Hari Pendidikan Nasional (HARDIKNAS) yang diperingati setiap tanggal 2 mei bukanlah sekedar seremonial tahunan, tetapi momen refleksi tentang sejauh mana pendidikan di negeri ini telah berjalan dan kemana arah yang ingin di tuju. Tanggal ini dipilih untuk menghormati kelahiran Ki Hajar Dewantara, tokoh pelopor pendidikan di Indonesia. Beliau bukan hanya sebagai pendiri Taman Siswa, tetapi juga peletak dasar filosofi pendidikan yang memanusiakan manusia.

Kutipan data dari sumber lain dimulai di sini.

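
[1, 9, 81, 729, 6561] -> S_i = 1*9^i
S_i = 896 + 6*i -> [896, 902, 908, 914, 920]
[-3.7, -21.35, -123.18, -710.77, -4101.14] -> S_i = -3.70*5.77^i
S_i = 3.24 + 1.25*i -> [3.24, 4.49, 5.74, 6.99, 8.24]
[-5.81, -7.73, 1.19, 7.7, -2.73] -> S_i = Random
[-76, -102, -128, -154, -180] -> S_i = -76 + -26*i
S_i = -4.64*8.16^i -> [-4.64, -37.86, -308.96, -2521.09, -20572.1]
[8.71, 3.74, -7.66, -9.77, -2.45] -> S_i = Random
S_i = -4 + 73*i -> [-4, 69, 142, 215, 288]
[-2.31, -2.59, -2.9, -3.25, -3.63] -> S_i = -2.31*1.12^i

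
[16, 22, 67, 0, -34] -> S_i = Random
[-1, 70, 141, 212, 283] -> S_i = -1 + 71*i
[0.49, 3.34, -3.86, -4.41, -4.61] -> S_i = Random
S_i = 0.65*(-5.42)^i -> [0.65, -3.52, 19.09, -103.49, 560.93]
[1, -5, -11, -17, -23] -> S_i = 1 + -6*i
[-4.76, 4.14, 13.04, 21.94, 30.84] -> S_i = -4.76 + 8.90*i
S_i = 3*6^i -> [3, 18, 108, 648, 3888]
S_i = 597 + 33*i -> [597, 630, 663, 696, 729]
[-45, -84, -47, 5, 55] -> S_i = Random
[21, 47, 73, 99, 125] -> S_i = 21 + 26*i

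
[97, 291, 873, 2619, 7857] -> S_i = 97*3^i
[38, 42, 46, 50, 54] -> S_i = 38 + 4*i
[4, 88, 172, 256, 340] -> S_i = 4 + 84*i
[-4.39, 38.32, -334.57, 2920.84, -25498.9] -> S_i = -4.39*(-8.73)^i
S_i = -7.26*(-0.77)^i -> [-7.26, 5.59, -4.3, 3.31, -2.55]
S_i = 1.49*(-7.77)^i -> [1.49, -11.58, 89.96, -698.96, 5430.88]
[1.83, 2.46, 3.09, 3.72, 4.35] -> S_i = 1.83 + 0.63*i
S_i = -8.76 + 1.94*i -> [-8.76, -6.82, -4.88, -2.94, -1.0]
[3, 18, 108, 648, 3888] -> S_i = 3*6^i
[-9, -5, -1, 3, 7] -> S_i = -9 + 4*i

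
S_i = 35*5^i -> [35, 175, 875, 4375, 21875]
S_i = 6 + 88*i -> [6, 94, 182, 270, 358]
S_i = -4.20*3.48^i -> [-4.2, -14.62, -50.86, -177.01, -615.98]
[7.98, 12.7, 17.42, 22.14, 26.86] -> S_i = 7.98 + 4.72*i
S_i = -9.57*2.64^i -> [-9.57, -25.26, -66.7, -176.09, -464.87]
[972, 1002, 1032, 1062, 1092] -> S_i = 972 + 30*i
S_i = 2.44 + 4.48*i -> [2.44, 6.92, 11.4, 15.88, 20.36]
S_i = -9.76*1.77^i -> [-9.76, -17.28, -30.58, -54.12, -95.8]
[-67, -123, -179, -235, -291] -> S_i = -67 + -56*i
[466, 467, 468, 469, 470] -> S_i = 466 + 1*i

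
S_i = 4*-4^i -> [4, -16, 64, -256, 1024]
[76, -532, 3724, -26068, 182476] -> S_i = 76*-7^i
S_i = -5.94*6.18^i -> [-5.94, -36.71, -226.86, -1402.01, -8664.44]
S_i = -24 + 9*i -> [-24, -15, -6, 3, 12]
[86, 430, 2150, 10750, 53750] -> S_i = 86*5^i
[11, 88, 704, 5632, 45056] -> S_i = 11*8^i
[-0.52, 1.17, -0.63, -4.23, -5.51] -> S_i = Random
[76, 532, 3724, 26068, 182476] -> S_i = 76*7^i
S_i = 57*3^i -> [57, 171, 513, 1539, 4617]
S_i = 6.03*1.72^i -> [6.03, 10.37, 17.84, 30.68, 52.78]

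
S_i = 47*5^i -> [47, 235, 1175, 5875, 29375]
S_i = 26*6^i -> [26, 156, 936, 5616, 33696]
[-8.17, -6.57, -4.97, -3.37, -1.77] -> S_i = -8.17 + 1.60*i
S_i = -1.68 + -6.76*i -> [-1.68, -8.44, -15.2, -21.96, -28.72]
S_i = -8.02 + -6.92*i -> [-8.02, -14.94, -21.86, -28.78, -35.7]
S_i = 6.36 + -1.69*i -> [6.36, 4.67, 2.98, 1.29, -0.4]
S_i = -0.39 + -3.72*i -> [-0.39, -4.11, -7.83, -11.55, -15.27]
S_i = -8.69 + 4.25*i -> [-8.69, -4.44, -0.19, 4.06, 8.31]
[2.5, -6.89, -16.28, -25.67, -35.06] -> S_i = 2.50 + -9.39*i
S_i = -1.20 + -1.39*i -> [-1.2, -2.59, -3.98, -5.37, -6.76]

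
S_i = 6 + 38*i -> [6, 44, 82, 120, 158]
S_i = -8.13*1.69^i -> [-8.13, -13.74, -23.22, -39.24, -66.32]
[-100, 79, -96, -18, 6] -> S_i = Random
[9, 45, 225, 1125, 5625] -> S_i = 9*5^i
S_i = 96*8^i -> [96, 768, 6144, 49152, 393216]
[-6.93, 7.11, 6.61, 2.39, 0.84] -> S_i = Random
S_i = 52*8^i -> [52, 416, 3328, 26624, 212992]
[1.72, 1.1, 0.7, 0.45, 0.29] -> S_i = 1.72*0.64^i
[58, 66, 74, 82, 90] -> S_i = 58 + 8*i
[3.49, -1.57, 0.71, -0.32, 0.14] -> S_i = 3.49*(-0.45)^i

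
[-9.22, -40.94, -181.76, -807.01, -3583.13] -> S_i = -9.22*4.44^i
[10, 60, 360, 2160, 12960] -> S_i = 10*6^i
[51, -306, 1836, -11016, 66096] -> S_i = 51*-6^i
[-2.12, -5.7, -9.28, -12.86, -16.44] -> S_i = -2.12 + -3.58*i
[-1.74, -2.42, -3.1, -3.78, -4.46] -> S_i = -1.74 + -0.68*i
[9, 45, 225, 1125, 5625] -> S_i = 9*5^i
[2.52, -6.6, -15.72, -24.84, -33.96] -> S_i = 2.52 + -9.12*i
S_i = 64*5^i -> [64, 320, 1600, 8000, 40000]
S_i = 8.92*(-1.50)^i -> [8.92, -13.38, 20.07, -30.1, 45.16]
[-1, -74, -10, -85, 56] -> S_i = Random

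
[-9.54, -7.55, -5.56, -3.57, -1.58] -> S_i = -9.54 + 1.99*i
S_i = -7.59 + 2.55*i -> [-7.59, -5.04, -2.49, 0.06, 2.61]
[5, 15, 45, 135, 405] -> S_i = 5*3^i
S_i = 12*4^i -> [12, 48, 192, 768, 3072]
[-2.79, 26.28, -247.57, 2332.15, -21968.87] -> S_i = -2.79*(-9.42)^i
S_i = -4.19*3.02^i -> [-4.19, -12.65, -38.21, -115.41, -348.53]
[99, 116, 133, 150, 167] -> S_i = 99 + 17*i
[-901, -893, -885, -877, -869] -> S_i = -901 + 8*i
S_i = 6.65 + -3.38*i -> [6.65, 3.27, -0.11, -3.49, -6.87]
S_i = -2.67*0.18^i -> [-2.67, -0.48, -0.09, -0.02, -0.0]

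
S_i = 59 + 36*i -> [59, 95, 131, 167, 203]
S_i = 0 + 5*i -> [0, 5, 10, 15, 20]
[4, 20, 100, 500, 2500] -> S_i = 4*5^i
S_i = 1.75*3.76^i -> [1.75, 6.58, 24.74, 93.03, 349.78]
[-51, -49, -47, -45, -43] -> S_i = -51 + 2*i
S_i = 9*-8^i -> [9, -72, 576, -4608, 36864]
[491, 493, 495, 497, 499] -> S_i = 491 + 2*i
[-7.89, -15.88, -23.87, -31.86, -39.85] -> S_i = -7.89 + -7.99*i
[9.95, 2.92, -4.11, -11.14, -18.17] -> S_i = 9.95 + -7.03*i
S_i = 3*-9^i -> [3, -27, 243, -2187, 19683]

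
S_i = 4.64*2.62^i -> [4.64, 12.16, 31.85, 83.45, 218.64]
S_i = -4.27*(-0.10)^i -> [-4.27, 0.43, -0.04, 0.0, -0.0]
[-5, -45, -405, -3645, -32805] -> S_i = -5*9^i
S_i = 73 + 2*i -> [73, 75, 77, 79, 81]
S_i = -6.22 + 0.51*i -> [-6.22, -5.71, -5.2, -4.69, -4.18]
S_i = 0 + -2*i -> [0, -2, -4, -6, -8]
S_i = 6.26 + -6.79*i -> [6.26, -0.53, -7.32, -14.11, -20.9]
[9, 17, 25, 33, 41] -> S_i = 9 + 8*i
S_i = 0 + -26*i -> [0, -26, -52, -78, -104]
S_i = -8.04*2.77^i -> [-8.04, -22.27, -61.69, -170.88, -473.34]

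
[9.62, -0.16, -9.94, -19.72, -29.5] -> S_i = 9.62 + -9.78*i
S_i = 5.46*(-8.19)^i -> [5.46, -44.72, 366.24, -2999.47, 24565.65]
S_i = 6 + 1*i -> [6, 7, 8, 9, 10]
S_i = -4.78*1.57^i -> [-4.78, -7.5, -11.78, -18.5, -29.04]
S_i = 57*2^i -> [57, 114, 228, 456, 912]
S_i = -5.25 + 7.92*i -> [-5.25, 2.67, 10.59, 18.51, 26.43]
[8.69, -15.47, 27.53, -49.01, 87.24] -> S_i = 8.69*(-1.78)^i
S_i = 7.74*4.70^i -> [7.74, 36.38, 170.98, 803.59, 3776.87]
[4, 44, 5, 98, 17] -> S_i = Random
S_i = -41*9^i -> [-41, -369, -3321, -29889, -269001]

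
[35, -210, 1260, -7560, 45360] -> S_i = 35*-6^i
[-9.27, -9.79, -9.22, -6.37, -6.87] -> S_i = Random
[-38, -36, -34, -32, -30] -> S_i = -38 + 2*i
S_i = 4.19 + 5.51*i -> [4.19, 9.7, 15.21, 20.72, 26.23]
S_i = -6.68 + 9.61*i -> [-6.68, 2.93, 12.54, 22.15, 31.76]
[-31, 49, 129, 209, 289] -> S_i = -31 + 80*i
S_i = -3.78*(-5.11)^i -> [-3.78, 19.32, -98.7, 504.38, -2577.36]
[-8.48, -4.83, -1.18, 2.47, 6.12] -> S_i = -8.48 + 3.65*i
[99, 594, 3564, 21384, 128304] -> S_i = 99*6^i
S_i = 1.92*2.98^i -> [1.92, 5.72, 17.05, 50.81, 151.41]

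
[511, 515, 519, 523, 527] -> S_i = 511 + 4*i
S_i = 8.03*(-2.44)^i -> [8.03, -19.59, 47.81, -116.65, 284.63]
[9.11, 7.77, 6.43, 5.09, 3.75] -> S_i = 9.11 + -1.34*i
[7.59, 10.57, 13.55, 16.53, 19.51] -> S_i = 7.59 + 2.98*i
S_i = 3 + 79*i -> [3, 82, 161, 240, 319]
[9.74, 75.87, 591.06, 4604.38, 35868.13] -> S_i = 9.74*7.79^i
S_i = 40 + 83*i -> [40, 123, 206, 289, 372]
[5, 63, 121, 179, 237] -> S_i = 5 + 58*i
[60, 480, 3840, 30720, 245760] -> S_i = 60*8^i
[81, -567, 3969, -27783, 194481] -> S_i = 81*-7^i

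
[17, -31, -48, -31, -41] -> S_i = Random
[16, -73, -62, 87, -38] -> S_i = Random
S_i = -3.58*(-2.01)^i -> [-3.58, 7.2, -14.46, 29.07, -58.43]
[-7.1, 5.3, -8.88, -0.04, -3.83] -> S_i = Random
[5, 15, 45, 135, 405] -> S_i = 5*3^i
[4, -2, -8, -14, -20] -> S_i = 4 + -6*i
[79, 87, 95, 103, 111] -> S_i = 79 + 8*i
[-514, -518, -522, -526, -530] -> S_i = -514 + -4*i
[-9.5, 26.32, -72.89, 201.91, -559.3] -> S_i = -9.50*(-2.77)^i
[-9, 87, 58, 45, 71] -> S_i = Random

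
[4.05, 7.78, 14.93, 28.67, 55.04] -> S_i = 4.05*1.92^i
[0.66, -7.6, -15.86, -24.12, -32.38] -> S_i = 0.66 + -8.26*i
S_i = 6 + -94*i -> [6, -88, -182, -276, -370]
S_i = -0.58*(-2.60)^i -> [-0.58, 1.51, -3.92, 10.19, -26.5]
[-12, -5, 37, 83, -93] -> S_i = Random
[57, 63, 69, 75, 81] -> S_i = 57 + 6*i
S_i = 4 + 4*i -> [4, 8, 12, 16, 20]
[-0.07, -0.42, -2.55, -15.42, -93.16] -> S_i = -0.07*6.04^i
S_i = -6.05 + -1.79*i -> [-6.05, -7.84, -9.63, -11.42, -13.21]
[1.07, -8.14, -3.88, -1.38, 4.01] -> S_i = Random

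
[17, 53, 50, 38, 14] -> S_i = Random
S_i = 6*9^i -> [6, 54, 486, 4374, 39366]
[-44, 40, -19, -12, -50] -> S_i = Random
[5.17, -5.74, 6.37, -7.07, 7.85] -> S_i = 5.17*(-1.11)^i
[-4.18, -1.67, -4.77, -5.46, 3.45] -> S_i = Random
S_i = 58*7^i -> [58, 406, 2842, 19894, 139258]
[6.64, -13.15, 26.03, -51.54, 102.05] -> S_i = 6.64*(-1.98)^i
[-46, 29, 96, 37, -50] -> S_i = Random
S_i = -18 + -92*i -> [-18, -110, -202, -294, -386]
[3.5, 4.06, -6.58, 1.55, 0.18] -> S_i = Random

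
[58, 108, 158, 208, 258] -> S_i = 58 + 50*i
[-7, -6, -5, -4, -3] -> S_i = -7 + 1*i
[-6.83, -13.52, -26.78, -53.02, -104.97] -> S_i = -6.83*1.98^i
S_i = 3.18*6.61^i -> [3.18, 21.02, 138.94, 918.4, 6070.62]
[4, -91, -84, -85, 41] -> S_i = Random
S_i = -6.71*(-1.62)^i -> [-6.71, 10.87, -17.61, 28.53, -46.21]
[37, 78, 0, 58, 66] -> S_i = Random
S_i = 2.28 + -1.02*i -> [2.28, 1.26, 0.24, -0.78, -1.8]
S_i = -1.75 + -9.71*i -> [-1.75, -11.46, -21.17, -30.88, -40.59]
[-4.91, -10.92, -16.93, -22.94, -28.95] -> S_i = -4.91 + -6.01*i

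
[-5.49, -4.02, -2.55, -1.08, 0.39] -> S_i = -5.49 + 1.47*i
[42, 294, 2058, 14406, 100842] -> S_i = 42*7^i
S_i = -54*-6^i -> [-54, 324, -1944, 11664, -69984]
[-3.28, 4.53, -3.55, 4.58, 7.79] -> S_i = Random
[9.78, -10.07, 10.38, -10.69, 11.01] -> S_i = 9.78*(-1.03)^i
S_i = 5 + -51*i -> [5, -46, -97, -148, -199]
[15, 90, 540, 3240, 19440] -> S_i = 15*6^i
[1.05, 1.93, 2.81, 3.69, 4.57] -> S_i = 1.05 + 0.88*i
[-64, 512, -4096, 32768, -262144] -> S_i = -64*-8^i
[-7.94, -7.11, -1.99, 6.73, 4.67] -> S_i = Random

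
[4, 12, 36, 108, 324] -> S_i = 4*3^i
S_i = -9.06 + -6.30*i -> [-9.06, -15.36, -21.66, -27.96, -34.26]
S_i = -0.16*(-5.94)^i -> [-0.16, 0.95, -5.65, 33.53, -199.19]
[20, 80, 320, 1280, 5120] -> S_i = 20*4^i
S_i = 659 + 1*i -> [659, 660, 661, 662, 663]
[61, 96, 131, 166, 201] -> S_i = 61 + 35*i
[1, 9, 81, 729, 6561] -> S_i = 1*9^i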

Gagasan besarnya yang sangat familiar dan masih relevan hingga hari ini adalah: “Ing ngarsa sung tulada, ing madya mangun karsa, tut wuri handayani” semboyan berharga yang kemudian menjadi motto Kementerian Pendidikan dan Kebudayaan RI ini memiliki makna seorang pemimpin harus menjadi contoh yang baik, harus bisa memotivasi orang sekitarnya, dan harus mendukung dan memberi dorongan kepada orang-orang di belakangnya.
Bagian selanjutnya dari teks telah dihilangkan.